Tanta era la fe en el arqueólogo que cuando, en noviembre de 2006, surgieron las primeras dudas por boca de tres profesores universitarios -los lingüistas Joaquín Gorrochategui y Joseba Lakarra y el historiador Juan José Larrea-, numerosos arqueólogos expresaron su profundo malestar por los recelos. «Es un tipo absolutamente legal», dijo la entonces técnico responsable del Museo de Arqueología de Álava, Amelia Baldeón, que el mes pasado fue cesada en este puesto y trasladada al Museo de Armería al haberse visto salpicada por el escándalo de los falsos hallazgos de Veleia.

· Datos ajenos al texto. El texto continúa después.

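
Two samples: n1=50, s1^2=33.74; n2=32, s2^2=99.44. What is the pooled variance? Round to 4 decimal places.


sp^2 = ((n1-1)*s1^2 + (n2-1)*s2^2)/(n1+n2-2)
(n1-1)*s1^2 = 49 * 33.74 = 1653.26
(n2-1)*s2^2 = 31 * 99.44 = 3082.64
numerator = 1653.26 + 3082.64 = 4735.9
n1+n2-2 = 80
sp^2 = 4735.9 / 80 = 59.19875

59.1988


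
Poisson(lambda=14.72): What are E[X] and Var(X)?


E[X] = Var(X) = lambda = 14.72

14.72, 14.72


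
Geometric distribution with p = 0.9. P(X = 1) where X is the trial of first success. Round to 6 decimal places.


P = (1-p)^(k-1) * p
(1-p)^(k-1) = 0.1^0 = 1
P = 1 * 0.9 = 0.9

0.900000


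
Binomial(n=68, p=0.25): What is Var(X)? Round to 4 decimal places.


Var = n*p*(1-p) = 68 * 0.25 * 0.75 = 12.75

12.7500


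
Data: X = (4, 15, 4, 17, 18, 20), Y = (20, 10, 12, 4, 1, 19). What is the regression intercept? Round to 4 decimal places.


a = ybar - b*xbar, where b = sum((xi-xbar)(yi-ybar)) / sum((xi-xbar)^2)
n = 6, xbar = 78/6 = 13, ybar = 66/6 = 11
Sxy = sum((xi-xbar)(yi-ybar)) = -114
Sxx = sum((xi-xbar)^2) = 256
b = Sxy / Sxx = -57/128 ≈ -0.445313
a = 11 - (-0.445313) * 13 = 2149/128 ≈ 16.789063

16.7891


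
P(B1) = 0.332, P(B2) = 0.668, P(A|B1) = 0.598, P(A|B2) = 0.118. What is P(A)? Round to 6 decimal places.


P(A) = P(A|B1)*P(B1) + P(A|B2)*P(B2)
P(A|B1)*P(B1) = 0.598 * 0.332 = 0.198536
P(A|B2)*P(B2) = 0.118 * 0.668 = 0.078824
P(A) = 0.198536 + 0.078824 = 0.27736

0.277360


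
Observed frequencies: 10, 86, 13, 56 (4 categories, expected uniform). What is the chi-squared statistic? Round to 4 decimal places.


chi2 = sum((O-E)^2/E), E = total/4
total = 165, E = 165/4 = 41.25
(10 - 41.25)^2 / 41.25 = 976.5625 / 41.25 = 3125/132 ≈ 23.674242
(86 - 41.25)^2 / 41.25 = 2002.5625 / 41.25 = 32041/660 ≈ 48.546970
(13 - 41.25)^2 / 41.25 = 798.0625 / 41.25 = 12769/660 ≈ 19.346970
(56 - 41.25)^2 / 41.25 = 217.5625 / 41.25 = 3481/660 ≈ 5.274242
chi2 = 15979/165 ≈ 96.842424

96.8424


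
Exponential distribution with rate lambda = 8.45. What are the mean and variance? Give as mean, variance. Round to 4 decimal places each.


mean = 1/lam, var = 1/lam^2
mean = 1 / 8.45 = 20/169 ≈ 0.118343
lam^2 = 8.45^2 = 71.4025
var = 1 / 71.4025 ≈ 0.014005

0.1183, 0.0140


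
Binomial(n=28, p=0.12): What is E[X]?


E[X] = n*p = 28 * 0.12 = 3.36

3.36


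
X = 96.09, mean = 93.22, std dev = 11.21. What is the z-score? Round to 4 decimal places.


z = (X - mu) / sigma
X - mu = 96.09 - 93.22 = 2.87
z = 2.87 / 11.21 = 287/1121 ≈ 0.256021

0.2560


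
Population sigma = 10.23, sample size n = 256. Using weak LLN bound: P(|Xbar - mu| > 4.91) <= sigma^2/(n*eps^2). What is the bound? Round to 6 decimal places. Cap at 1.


bound = min(1, sigma^2/(n*eps^2))
sigma^2 = 10.23^2 = 104.6529
n*eps^2 = 256 * 4.91^2 = 256 * 24.1081 = 6171.6736
sigma^2/(n*eps^2) = 104.6529 / 6171.6736 ≈ 0.01695697

0.016957


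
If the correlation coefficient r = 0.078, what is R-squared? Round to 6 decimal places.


R^2 = r^2 = (0.078)^2 = 0.006084

0.006084


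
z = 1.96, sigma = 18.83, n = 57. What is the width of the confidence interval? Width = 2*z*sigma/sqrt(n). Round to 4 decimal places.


width = 2*z*sigma/sqrt(n)
2*z*sigma = 2 * 1.96 * 18.83 = 73.8136
sqrt(57) ≈ 7.549834
width = 73.8136 / 7.549834 ≈ 9.776850

9.7769


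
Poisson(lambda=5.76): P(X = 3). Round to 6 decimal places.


P = e^(-lam) * lam^k / k!
e^(-5.76) ≈ 0.003151112
lam^k = 5.76^3 = 191.102976
k! = 3! = 6
P = 0.003151112 * 191.102976 / 6 ≈ 0.100364

0.100364


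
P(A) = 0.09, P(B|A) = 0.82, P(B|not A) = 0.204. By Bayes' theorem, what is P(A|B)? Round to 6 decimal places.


P(A|B) = P(B|A)*P(A) / P(B), P(B) = P(B|A)*P(A) + P(B|not A)*P(not A)
P(B|A)*P(A) = 0.82 * 0.09 = 0.0738
P(B|not A)*P(not A) = 0.204 * 0.91 = 0.18564
P(B) = 0.0738 + 0.18564 = 0.25944
P(A|B) = 0.0738 / 0.25944 = 615/2162 ≈ 0.28445883

0.284459


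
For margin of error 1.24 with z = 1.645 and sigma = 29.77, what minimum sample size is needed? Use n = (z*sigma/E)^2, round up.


z*sigma/E = 1.645 * 29.77 / 1.24 ≈ 39.493266
(z*sigma/E)^2 ≈ 1559.718070
round up: n = 1560

1560


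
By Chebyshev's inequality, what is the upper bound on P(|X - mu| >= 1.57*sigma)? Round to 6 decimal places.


P <= 1/k^2
k^2 = 1.57^2 = 2.4649
1/k^2 = 1 / 2.4649 ≈ 0.40569597

0.405696


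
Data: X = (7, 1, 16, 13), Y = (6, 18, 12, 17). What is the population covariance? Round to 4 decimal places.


Cov = (1/n)*sum((xi-xbar)(yi-ybar))
n = 4, xbar = 37/4 = 9.25, ybar = 53/4 = 13.25
sum((xi-xbar)(yi-ybar)) = -17.25
Cov = -17.25 / 4 = -4.3125

-4.3125


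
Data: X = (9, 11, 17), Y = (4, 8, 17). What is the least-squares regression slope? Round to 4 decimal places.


b = sum((xi-xbar)(yi-ybar)) / sum((xi-xbar)^2)
n = 3, xbar = 37/3 ≈ 12.333333, ybar = 29/3 ≈ 9.666667
Sxy = sum((xi-xbar)(yi-ybar)) = 166/3 ≈ 55.333333
Sxx = sum((xi-xbar)^2) = 104/3 ≈ 34.666667
b = Sxy / Sxx = 83/52 ≈ 1.596154

1.5962


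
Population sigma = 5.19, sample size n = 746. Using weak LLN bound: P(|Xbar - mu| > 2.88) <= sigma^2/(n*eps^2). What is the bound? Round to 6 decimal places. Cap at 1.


bound = min(1, sigma^2/(n*eps^2))
sigma^2 = 5.19^2 = 26.9361
n*eps^2 = 746 * 2.88^2 = 746 * 8.2944 = 6187.6224
sigma^2/(n*eps^2) = 26.9361 / 6187.6224 ≈ 0.00435322

0.004353


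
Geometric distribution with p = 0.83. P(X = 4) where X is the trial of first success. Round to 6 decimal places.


P = (1-p)^(k-1) * p
(1-p)^(k-1) = 0.17^3 = 0.004913
P = 0.004913 * 0.83 = 0.00407779

0.004078


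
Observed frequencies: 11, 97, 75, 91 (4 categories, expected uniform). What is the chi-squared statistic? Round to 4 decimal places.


chi2 = sum((O-E)^2/E), E = total/4
total = 274, E = 274/4 = 68.5
(11 - 68.5)^2 / 68.5 = 3306.25 / 68.5 = 13225/274 ≈ 48.266423
(97 - 68.5)^2 / 68.5 = 812.25 / 68.5 = 3249/274 ≈ 11.857664
(75 - 68.5)^2 / 68.5 = 42.25 / 68.5 = 169/274 ≈ 0.616788
(91 - 68.5)^2 / 68.5 = 506.25 / 68.5 = 2025/274 ≈ 7.390511
chi2 = 9334/137 ≈ 68.131387

68.1314


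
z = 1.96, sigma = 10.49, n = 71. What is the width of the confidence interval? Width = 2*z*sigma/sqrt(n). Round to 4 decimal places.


width = 2*z*sigma/sqrt(n)
2*z*sigma = 2 * 1.96 * 10.49 = 41.1208
sqrt(71) ≈ 8.426150
width = 41.1208 / 8.426150 ≈ 4.880141

4.8801


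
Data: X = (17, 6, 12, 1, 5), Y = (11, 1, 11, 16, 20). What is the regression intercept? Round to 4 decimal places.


a = ybar - b*xbar, where b = sum((xi-xbar)(yi-ybar)) / sum((xi-xbar)^2)
n = 5, xbar = 41/5 = 8.2, ybar = 59/5 = 11.8
Sxy = sum((xi-xbar)(yi-ybar)) = -42.8
Sxx = sum((xi-xbar)^2) = 158.8
b = Sxy / Sxx = -107/397 ≈ -0.269521
a = 11.8 - (-0.269521) * 8.2 = 5562/397 ≈ 14.010076

14.0101


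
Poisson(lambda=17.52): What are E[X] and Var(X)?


E[X] = Var(X) = lambda = 17.52

17.52, 17.52


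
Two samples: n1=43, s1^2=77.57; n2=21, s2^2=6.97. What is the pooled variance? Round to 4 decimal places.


sp^2 = ((n1-1)*s1^2 + (n2-1)*s2^2)/(n1+n2-2)
(n1-1)*s1^2 = 42 * 77.57 = 3257.94
(n2-1)*s2^2 = 20 * 6.97 = 139.4
numerator = 3257.94 + 139.4 = 3397.34
n1+n2-2 = 62
sp^2 = 3397.34 / 62 = 169867/3100 ≈ 54.795806

54.7958


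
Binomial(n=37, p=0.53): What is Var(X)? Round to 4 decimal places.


Var = n*p*(1-p) = 37 * 0.53 * 0.47 = 9.2167

9.2167


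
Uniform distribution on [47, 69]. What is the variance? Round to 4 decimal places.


Var = (b-a)^2 / 12
(b-a)^2 = (69 - 47)^2 = 484
Var = 484/12 ≈ 40.333333

40.3333


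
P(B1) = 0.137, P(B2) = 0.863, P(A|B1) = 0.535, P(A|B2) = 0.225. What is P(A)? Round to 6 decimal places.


P(A) = P(A|B1)*P(B1) + P(A|B2)*P(B2)
P(A|B1)*P(B1) = 0.535 * 0.137 = 0.073295
P(A|B2)*P(B2) = 0.225 * 0.863 = 0.194175
P(A) = 0.073295 + 0.194175 = 0.26747

0.267470


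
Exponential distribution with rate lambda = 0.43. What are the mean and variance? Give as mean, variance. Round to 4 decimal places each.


mean = 1/lam, var = 1/lam^2
mean = 1 / 0.43 = 100/43 ≈ 2.325581
lam^2 = 0.43^2 = 0.1849
var = 1 / 0.1849 = 10000/1849 ≈ 5.408329

2.3256, 5.4083


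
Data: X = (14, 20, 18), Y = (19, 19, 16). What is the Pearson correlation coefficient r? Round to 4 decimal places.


r = sum((xi-xbar)(yi-ybar)) / sqrt(sum((xi-xbar)^2) * sum((yi-ybar)^2))
n = 3, xbar = 52/3 ≈ 17.333333, ybar = 54/3 = 18
Sxy = sum((xi-xbar)(yi-ybar)) = -2
Sxx = sum((xi-xbar)^2) = 56/3 ≈ 18.666667
Syy = sum((yi-ybar)^2) = 6
sqrt(Sxx*Syy) ≈ 10.583005
r = Sxy / sqrt(Sxx*Syy) = -2 / 10.583005 ≈ -0.188982

-0.1890


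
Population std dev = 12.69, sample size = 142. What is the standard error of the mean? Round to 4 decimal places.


SE = sigma / sqrt(n)
sqrt(142) ≈ 11.916375
SE = 12.69 / 11.916375 ≈ 1.064921

1.0649


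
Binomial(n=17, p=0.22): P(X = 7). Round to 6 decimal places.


P = C(n,k) * p^k * (1-p)^(n-k)
C(17,7) = 19448
p^k = 0.22^7 ≈ 0.00002494358
(1-p)^(n-k) = 0.78^10 ≈ 0.08335776
P = 19448 * 0.00002494358 * 0.08335776 ≈ 0.040437

0.040437


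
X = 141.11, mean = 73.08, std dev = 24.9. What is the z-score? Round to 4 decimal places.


z = (X - mu) / sigma
X - mu = 141.11 - 73.08 = 68.03
z = 68.03 / 24.9 = 6803/2490 ≈ 2.732129

2.7321


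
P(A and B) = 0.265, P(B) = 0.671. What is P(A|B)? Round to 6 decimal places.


P(A|B) = P(A and B) / P(B) = 0.265 / 0.671 = 265/671 ≈ 0.39493294

0.394933


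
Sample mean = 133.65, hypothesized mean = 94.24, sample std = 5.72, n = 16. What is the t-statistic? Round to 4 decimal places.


t = (xbar - mu0) / (s/sqrt(n))
xbar - mu0 = 133.65 - 94.24 = 39.41
sqrt(16) = 4
s/sqrt(n) = 5.72 / 4 = 1.43
t = 39.41 / 1.43 = 3941/143 ≈ 27.559441

27.5594


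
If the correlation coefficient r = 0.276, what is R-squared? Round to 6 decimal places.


R^2 = r^2 = (0.276)^2 = 0.076176

0.076176


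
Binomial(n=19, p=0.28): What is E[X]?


E[X] = n*p = 19 * 0.28 = 5.32

5.32


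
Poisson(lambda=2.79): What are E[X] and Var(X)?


E[X] = Var(X) = lambda = 2.79

2.79, 2.79


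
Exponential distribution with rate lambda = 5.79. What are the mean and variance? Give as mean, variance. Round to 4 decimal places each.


mean = 1/lam, var = 1/lam^2
mean = 1 / 5.79 = 100/579 ≈ 0.172712
lam^2 = 5.79^2 = 33.5241
var = 1 / 33.5241 ≈ 0.029829

0.1727, 0.0298


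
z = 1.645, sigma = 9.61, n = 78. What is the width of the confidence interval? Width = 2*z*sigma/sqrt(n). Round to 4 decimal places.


width = 2*z*sigma/sqrt(n)
2*z*sigma = 2 * 1.645 * 9.61 = 31.6169
sqrt(78) ≈ 8.831761
width = 31.6169 / 8.831761 ≈ 3.579909

3.5799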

El milenario poblado ubicado a poco más de diez kilómetros de Vitoria ha sido la gloria y la tumba profesional de Eliseo Gil. La gloria porque, con lo difícil que es vivir de la Arqueología si no se ejercita la docencia o se tiene un puesto de funcionario en una institución como un museo, Gil consiguió un patrocinio multimillonario por parte de los responsables de EuskoTren. Ni más ni menos que 3,7 millones de euros en una década. Su trato afable y sobre todo sus buenas dotes como comunicador le han permitido, además, implicar económicamente en el proyecto a todas las instituciones que ha tenido a mano. Y es que, pese a su carácter tímido, es sin ninguna duda un excelente relaciones públicas.
Pero cualquiera puede morir de éxito. Eliseo también. La Veleia que le encumbró está a punto de tragárselo. Y es que, con independencia de lo que decida el juez, su prestigio como arqueólogo está más que nunca bajo tierra.